Pratiques du personnel :  
Capacités de communication interpersonnelle Employés respectueux, prêts à collaborer et bienveillants qui ont recours aux entrevues de motivation (étapes 1 et 2).
Capacités de structuration Recourir à l'apprentissage social par observation, utiliser à bon escient le renforcement et la désapprobation, la structuration cognitive, les entrevues motivationnelles (étapes 3 à 6).
Soutien organisationnel
Communautaire Les services basés sur les principes du risque, des besoins et de la réceptivité sont plus efficaces lorsqu'ils sont donnés dans la collectivité, bien que ces mêmes services offerts en résidence ou en établissement puissent aussi réduire la récidive.
Continuité du service Prestation des services et surveillance constante des progrès réalisés.

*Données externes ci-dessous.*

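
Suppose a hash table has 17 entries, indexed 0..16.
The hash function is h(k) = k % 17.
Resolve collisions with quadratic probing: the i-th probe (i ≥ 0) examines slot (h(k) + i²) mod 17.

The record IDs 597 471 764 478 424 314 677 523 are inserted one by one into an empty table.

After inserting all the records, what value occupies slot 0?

424

597: h=2 -> slot 2
471: h=12 -> slot 12
764: h=16 -> slot 16
478: h=2, probe 2,3 -> slot 3
424: h=16, probe 16,0 -> slot 0
314: h=8 -> slot 8
677: h=14 -> slot 14
523: h=13 -> slot 13
Table: [424, _, 597, 478, _, _, _, _, 314, _, _, _, 471, 523, 677, _, 764]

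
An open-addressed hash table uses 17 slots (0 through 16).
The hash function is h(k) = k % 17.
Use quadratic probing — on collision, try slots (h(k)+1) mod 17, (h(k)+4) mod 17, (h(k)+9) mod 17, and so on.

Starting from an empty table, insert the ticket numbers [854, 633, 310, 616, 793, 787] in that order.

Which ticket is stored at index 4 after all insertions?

Insert 854: h=4, slot 4 empty => index 4.
Insert 633: h=4, slot 4 occupied => index 5.
Insert 310: h=4, slots 4,5 occupied => index 8.
Insert 616: h=4, slots 4,5,8 occupied => index 13.
Insert 793: h=11, slot 11 empty => index 11.
Insert 787: h=5, slot 5 occupied => index 6.
Table: [-, -, -, -, 854, 633, 787, -, 310, -, -, 793, -, 616, -, -, -]

854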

Direction des organismes Les gestionnaires sélectionnent et forment les employés en fonction de leurs capacités de communication interpersonnelle et de leurs capacités de structuration, assurent une supervision clinique conformément au modèle RBR, veillent à ce que des mécanismes organisationnels soient en place pour maintenir le contrôle, l'évaluation et l'intégrité des évaluations et des programmes.
Liaison avec la collectivité L'organisme hôte du programme entretient de bonnes relations avec les autres organismes et organisations.